> TeslasTwo things I think are interesting about these trends in 
> high-performance commodity hardware:
 
1) The "flops/bit" ratio (processing power vs memory) is skyrocketing.  The 
move to parallel architectures makes the number of high-level "operations" per 
transistor go up, but bits of memory per transistor in large memory circuits 
doesn't go up.  The old "bit per op/s" or "byte per op/s" rules of thumb get 
really broken on things like Tesla (0.03 bit/flops).  Of course we don't know 
the ratio needed for de novo AGI or brain modeling, but the assumptions about 
processing vs memory certainly seem to be changing.
 
2) Much more than previously, effective utilization of processor operations 
requires incredibly high locality (processing cores only have immediate access 
to very small memories).  This is also referred to as "arithmetic intensity".  
This of course is because parallelism causes "operations per second" to expand 
much faster than methods for increasing memory bandwidth to large banks.  
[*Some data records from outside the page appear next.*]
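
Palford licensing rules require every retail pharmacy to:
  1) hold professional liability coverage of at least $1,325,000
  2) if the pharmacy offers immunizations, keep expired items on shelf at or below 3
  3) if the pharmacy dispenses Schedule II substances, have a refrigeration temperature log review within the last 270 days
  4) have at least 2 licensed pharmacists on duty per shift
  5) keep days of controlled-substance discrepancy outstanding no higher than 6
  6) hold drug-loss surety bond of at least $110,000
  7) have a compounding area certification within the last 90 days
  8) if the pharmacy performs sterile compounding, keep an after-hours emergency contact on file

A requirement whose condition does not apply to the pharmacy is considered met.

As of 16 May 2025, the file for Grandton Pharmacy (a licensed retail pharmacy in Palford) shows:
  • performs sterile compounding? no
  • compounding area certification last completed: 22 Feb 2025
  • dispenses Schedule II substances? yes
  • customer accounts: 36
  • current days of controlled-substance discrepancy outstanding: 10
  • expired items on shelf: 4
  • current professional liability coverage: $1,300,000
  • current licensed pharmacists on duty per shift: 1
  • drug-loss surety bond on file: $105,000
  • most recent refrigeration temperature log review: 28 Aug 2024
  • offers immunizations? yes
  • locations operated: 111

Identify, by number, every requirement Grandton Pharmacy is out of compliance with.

1. professional liability coverage $1,300,000 < $1,325,000 → not met
2. condition 'offers immunizations' holds; expired items on shelf 4 > 3 → not met
3. condition 'dispenses Schedule II substances' holds; refrigeration temperature log review 261 days ago vs limit 270 → met
4. licensed pharmacists on duty per shift 1 < 2 → not met
5. days of controlled-substance discrepancy outstanding 10 > 6 → not met
6. drug-loss surety bond $105,000 < $110,000 → not met
7. compounding area certification 83 days ago vs limit 90 → met
8. condition 'performs sterile compounding' does not hold → requirement n/a → met
Not met: 1, 2, 4, 5, 6

1, 2, 4, 5, 6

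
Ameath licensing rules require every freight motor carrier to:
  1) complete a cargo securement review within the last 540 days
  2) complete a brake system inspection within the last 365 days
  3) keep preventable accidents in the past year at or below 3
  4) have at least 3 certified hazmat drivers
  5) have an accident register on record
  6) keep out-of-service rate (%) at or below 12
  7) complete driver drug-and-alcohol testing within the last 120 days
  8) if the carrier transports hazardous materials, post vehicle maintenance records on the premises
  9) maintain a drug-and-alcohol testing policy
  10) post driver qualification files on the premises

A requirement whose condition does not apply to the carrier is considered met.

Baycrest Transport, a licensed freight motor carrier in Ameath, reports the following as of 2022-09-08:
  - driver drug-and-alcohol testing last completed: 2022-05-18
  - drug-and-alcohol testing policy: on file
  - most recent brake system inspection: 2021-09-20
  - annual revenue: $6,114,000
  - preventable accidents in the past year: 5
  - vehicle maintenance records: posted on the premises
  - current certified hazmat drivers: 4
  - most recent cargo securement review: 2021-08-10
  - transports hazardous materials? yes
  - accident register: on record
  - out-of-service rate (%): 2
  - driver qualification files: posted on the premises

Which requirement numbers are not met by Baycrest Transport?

1. cargo securement review 394 days ago vs limit 540 → met
2. brake system inspection 353 days ago vs limit 365 → met
3. preventable accidents in the past year 5 > 3 → not met
4. certified hazmat drivers 4 ≥ 3 → met
5. accident register present → met
6. out-of-service rate (%) 2 ≤ 12 → met
7. driver drug-and-alcohol testing 113 days ago vs limit 120 → met
8. condition 'transports hazardous materials' holds; vehicle maintenance records present → met
9. drug-and-alcohol testing policy present → met
10. driver qualification files present → met
Not met: 3

3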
Perhaps future 3D layering techniques will help with this problem, but for now 
AGI paradigms hoping to cache in (yuk yuk) on these hyperincreases in FLOPS 
need to be geared to high arithmetic intensity.
 
Interestingly (to me), these two things both imply to me that we get to 
increase the complexity of neuron and synapse models beyond the "muladd/synapse 
+ simple activation function" model with essentially no degradation in 
performance since the bandwidth of propagating values between neurons is the 
bottleneck much more than local processing inside the neuron model.